Capital cost allowances generally favour adoption of ICT, the association says, but understanding the allowance for a full package of ICT tools (e.g., from cloud computing, to servers to applications) can be challenging, particularly for small businesses. Rationalizing and standardizing capital cost allowances for ICT classes of assets would help to encourage technology adoption, it says. Specific attention should be paid to standardizing the classes of depreciable assets listed under radiocommunications equipment, fibre optics; and data network infrastructure equipment and systems software.;
–develop partnerships, funding vehicles and policy initiatives to enable 5G technology in Canada.
Next-generation 5G technology offer “transformational opportunities for Canada: propelling research, powering “smart” cities, producing immense quantities of open data, and ushering in a new wave of telecommunications expertise,” says the paper;
–include “digital” in the definition of infrastructure the new Liberal government is now funding. Without a change in the definition, telecom networks aren’t eligible for such funds;
–fund telehealth services in both urban and remote communities, including $30 million over three years to Canada Health Infoway;
–support e-learning to create inclusive education;
–create a national strategy on the Internet of Things (IoT). Last March, the paper notes, the U.S. Congress passed the Developing Innovation and Growing the Internet of Things Act.
–do more for cyber security. “The Canadian government needs to do more to ensure Canadians and businesses take cyber security seriously.
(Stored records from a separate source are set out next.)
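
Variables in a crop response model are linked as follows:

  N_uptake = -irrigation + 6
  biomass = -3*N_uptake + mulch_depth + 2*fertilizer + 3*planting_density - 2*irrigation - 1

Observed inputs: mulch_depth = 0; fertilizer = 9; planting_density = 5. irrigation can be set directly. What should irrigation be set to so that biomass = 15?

irrigation = 1

Substituting into the biomass equation gives biomass = irrigation + 14.
Solve irrigation + 14 = 15: irrigation = (15 - 14) / 1 = 1.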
This should include increasing public education and creating a minimum standard for business, similar to the UK’s Cyber Essentials program,” says the report.
ITAC also released a paper on trade and competitiveness, calling on the government to review the country’s tax and research and development policies to ensure they meet the needs of the tech industry.
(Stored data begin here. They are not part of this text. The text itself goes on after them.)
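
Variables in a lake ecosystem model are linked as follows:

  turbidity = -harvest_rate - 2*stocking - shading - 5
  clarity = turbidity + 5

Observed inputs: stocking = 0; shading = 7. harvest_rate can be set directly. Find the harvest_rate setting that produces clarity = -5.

harvest_rate = -2

Substituting into the turbidity equation gives turbidity = -harvest_rate - 12.
So clarity = -harvest_rate - 7.
Solve -harvest_rate - 7 = -5: harvest_rate = (-5 + 7) / -1 = -2.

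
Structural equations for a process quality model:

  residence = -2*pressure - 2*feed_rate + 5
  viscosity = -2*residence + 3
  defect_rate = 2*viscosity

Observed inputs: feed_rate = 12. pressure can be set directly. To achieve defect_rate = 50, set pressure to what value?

Substituting into the residence equation gives residence = -2*pressure - 19.
Substituting into the viscosity equation gives viscosity = 4*pressure + 41.
defect_rate becomes 8*pressure + 82.
Solve 8*pressure + 82 = 50: pressure = (50 - 82) / 8 = -4.

pressure = -4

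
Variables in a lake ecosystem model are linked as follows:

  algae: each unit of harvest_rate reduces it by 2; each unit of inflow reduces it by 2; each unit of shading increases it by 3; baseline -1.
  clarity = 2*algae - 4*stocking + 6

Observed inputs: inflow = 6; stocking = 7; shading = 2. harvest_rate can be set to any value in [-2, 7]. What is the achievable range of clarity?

Substituting into the algae equation gives algae = -2*harvest_rate - 7.
Substituting into the clarity equation gives clarity = -4*harvest_rate - 36.
Linear in harvest_rate, so extremes are at the endpoints: harvest_rate = -2 gives clarity = -28; harvest_rate = 7 gives clarity = -64.

-64 to -28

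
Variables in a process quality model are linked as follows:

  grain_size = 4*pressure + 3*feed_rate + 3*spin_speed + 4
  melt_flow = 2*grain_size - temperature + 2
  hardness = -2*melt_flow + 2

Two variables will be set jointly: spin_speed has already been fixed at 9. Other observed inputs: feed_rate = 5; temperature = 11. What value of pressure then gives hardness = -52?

With spin_speed held at 9:
Substituting into the grain_size equation gives grain_size = 4*pressure + 46.
Substituting into the melt_flow equation gives melt_flow = 8*pressure + 83.
Substituting into the hardness equation gives hardness = -16*pressure - 164.
Solve -16*pressure - 164 = -52: pressure = (-52 + 164) / -16 = -7.

pressure = -7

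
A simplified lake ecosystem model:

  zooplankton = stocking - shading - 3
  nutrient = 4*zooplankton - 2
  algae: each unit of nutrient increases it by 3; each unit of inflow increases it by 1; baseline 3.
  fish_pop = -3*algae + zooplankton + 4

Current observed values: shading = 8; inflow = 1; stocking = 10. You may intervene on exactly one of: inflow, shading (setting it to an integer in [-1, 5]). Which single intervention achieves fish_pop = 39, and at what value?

set inflow = 3

Intervening on inflow: with other inputs at their observed values, fish_pop = -3*inflow + 48. Solving for 39 gives inflow = 3, within [-1, 5].
Intervening on shading: fish_pop = 35*shading - 235. Reaching 39 requires shading = 274/35, not an integer.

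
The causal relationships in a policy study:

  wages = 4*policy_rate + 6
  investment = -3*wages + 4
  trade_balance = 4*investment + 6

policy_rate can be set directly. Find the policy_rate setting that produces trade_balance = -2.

policy_rate = -1

Substituting into the investment equation gives investment = -12*policy_rate - 14.
Substituting into the trade_balance equation gives trade_balance = -48*policy_rate - 50.
Solve -48*policy_rate - 50 = -2: policy_rate = (-2 + 50) / -48 = -1.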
In particular the paper asks Ottawa not to bring in tax policies that make it difficult to retain top talent, approve the Canada-Europe Trade Agreement (CETA), the Trans-Pacific Partnership, and a new WTO Trade in Services Agreement, develop common approaches with other countries to combat “frivolous, innovation suppressing” intellectual property litigation, harmonizing and removing unnecessary provincial and national barriers to open digital commerce, and broaden trade support programs to better serve small businesses.
The two papers are the first in a series of four that are meant to promote investments in the tech sector and ensure ICT is aligned to the new federal innovation agenda. Later this month a position papers on digital government will be released, followed by a paper on talent and skills development in November.
ITAC represents some of the biggest names in technology including Bell Canada, HP Enterprise, IBM Canada, Microsoft Canada, Softchoice Corp. and Open Text Corp.